Pierre Bergé
Strategic Concepts & Mechanics
Primary Evidence
"Two years after its creation, Christian Lacroix recorded losses of 69 million francs for a turnover of barely 37 million francs! For Arnault, the objective is partly achieved: he has demonstrated that he is capable of founding a company... Drawing a parallel with Saint Laurent, who according to Pierre Bergé, lost money for fourteen years starting in 1962 to trigger a profit avalanche starting in 1976, he declares to the International Herald Tribune: "Lacroix could become profitable very quickly, but it is not our strategy to seek short-term profits.""

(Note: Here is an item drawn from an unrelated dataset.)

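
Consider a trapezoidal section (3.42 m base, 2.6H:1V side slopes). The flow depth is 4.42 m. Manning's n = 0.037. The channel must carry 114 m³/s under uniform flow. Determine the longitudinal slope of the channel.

With bottom width b = 3.42 m and side slope z = 2.6: A = (b + zy)y = (3.42 + 2.6×4.42)×4.42 = 65.91 m²; P = b + 2y√(1+z²) = 3.42 + 2×4.42×2.786 = 28.05 m.
Hydraulic radius R = A/P = 65.91/28.05 = 2.35 m.
From Manning's equation, S = [nQ / (1 A R^(2/3))]² = [0.037 × 114 / (1 × 65.91 × 2.35^(2/3))]² = 0.00131.

S = 0.00131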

"The sale of Saint Laurent to Gucci will prove to be much more complicated than expected. To finalize the deal, François Pinault will have to separate Saint Laurent (ready-to-wear and accessories), sold to Gucci, from Saint Laurent Couture, which will be bought by his personal holding company, Artémis. The prestigious haute couture house will remain under the control of Yves Saint Laurent and his partner Pierre Bergé. After paying them 78 million euros to acquire all the rights to the brand, he guarantees them millions of euros in royalties on Saint Laurent perfume sales until... 2016! In addition, François Pinault commits to financing the deficits of the couture house until 2006, which amounts to 36.6 million euros in six payments, until 2006. This is how Yves Saint Laurent and Pierre Bergé will have sold their name for the second time: already, in 1993, when Saint Laurent was bought by Sanofi, they had received 300 million francs as compensation for renouncing their status as a limited partnership company. Finally, Pinault will close the door on the famous but expensive fashion house."